Yes. ~9400 drops I believe not counting private match play. For that I finished mastering every mech in the game quite some time ago. Although I play premium (because I am impatient!) I have found the grind trivial, and would not have had a problem playing for free. Also I never use strikes, I rarely resort to the pop tart meta, and I sit at an uncomfortably high elo (based on who I bump into with regularity).

The game has problems but I really feel they are much more balance/feature related. The grind is just not a thing, esp. compared to other free to play titles.

I only have about 2400 matches, but these mastery hours numbers seem rather high to me. As far as I can tell mastery takes about 40-50 hours? A bit longer if you have a big slow mech. Say 60 hours for an Atlas sort of mech. Not 100 hours, certainly nowhere near 200 hours.

Not counting 1st match of the day bonus xp, an average pilot should be able to master a single variant in an average of 75 matches, so @225 matches for 3 variants at about 8 minutes per match is about 30 hours. If you just want to master 1 and elite the other 2 then its more like 22 hours. With 1st match of the day bonus, if you tend to play just a little each day it will actually go a lot faster in total time spent.

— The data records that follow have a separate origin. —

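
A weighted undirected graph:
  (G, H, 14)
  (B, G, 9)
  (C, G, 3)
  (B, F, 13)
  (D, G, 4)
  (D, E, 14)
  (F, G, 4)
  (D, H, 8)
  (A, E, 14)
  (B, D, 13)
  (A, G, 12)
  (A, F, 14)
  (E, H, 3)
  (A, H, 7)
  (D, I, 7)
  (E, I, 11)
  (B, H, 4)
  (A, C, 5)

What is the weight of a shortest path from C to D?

7

Checking several routes:
C - G - B - D: 3 + 9 + 13 = 25
C - A - H - D: 5 + 7 + 8 = 20
C - A - G - D: 5 + 12 + 4 = 21
C - G - D: 3 + 4 = 7
C - G - B - H - D: 3 + 9 + 4 + 8 = 24
C - G - H - D: 3 + 14 + 8 = 25
Best route has total 7.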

225 matches will also earn you about 18 million c-bills non-premium, if you are an average pilot.

I was a founder, at the Hunchback level, and still have a fair number of unspent whatever the premium currency is. I haven’t played in, oh, six months? More? I can’t figure out the MechLab, for one thing. When I want to browse which mechs are available for purchase, I have no idea how (or if) I can compare stats, or even see any stats. It seems to be just a buy this blind sort of thing–or spend a lot of time somewhere else researching things that should be explained right there. I certainly could be missing something, but I have no idea what’s going on in that store. Also, it seems Byzantine to actually modify or do much at all in the MechLab–the whole interface blows goats.

Also, I’ve had numerous technical glitches, with games crashing, the MechLab crashing, etc., and I often have waited quite a bit longer for matches than I find comfortable, certainly a LOT longer than World of Tanks.

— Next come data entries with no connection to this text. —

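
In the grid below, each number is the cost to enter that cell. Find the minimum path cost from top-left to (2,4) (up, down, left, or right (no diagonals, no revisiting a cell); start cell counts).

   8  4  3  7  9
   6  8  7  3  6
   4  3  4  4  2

Take [0,0]→[0,1]→[0,2]→[0,3]→[1,3]→[2,3]→[2,4] for a total of 8 + 4 + 3 + 7 + 3 + 4 + 2 = 31.

31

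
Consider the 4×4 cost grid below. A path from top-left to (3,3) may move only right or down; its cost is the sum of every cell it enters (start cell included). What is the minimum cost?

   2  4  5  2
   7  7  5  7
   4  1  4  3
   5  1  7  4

Take (0,0) (0,1) (1,1) (2,1) (2,2) (2,3) (3,3) for a total of 2 + 4 + 7 + 1 + 4 + 3 + 4 = 25.

25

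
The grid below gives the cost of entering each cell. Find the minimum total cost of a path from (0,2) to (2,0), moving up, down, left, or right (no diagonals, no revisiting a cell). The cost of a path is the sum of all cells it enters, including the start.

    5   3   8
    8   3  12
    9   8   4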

I was a long-time BattleTech fan, with a bookshelf of books and board game/miniatures stuff, and a veteran of every MechWarrior computer game there ever was, but MWO has managed to kill my interest pretty much dead. Hell, I can’t even get “into” it enough to be pissed off by any P2W features that may or may not be there!

In the mechlab any mech you have or could buy once you select it there is a “mech details” in the bottom left of the screen that shows you that mechs’ full loadout.

The interface is not great to say the least. I assume none of them are particularly competent UI designers. They keep talking about having a smurfy style mech editor but that has not come to be yet.

Yeah, the Mechlab interface is hot garbage. I have no idea what they can’t implement a simple paper doll builder look like every other Mechwarrior game ever/Smurfy.

Heh, I’ll have to look for that. I have never seen that button, but I’m sure it’s there somewhere!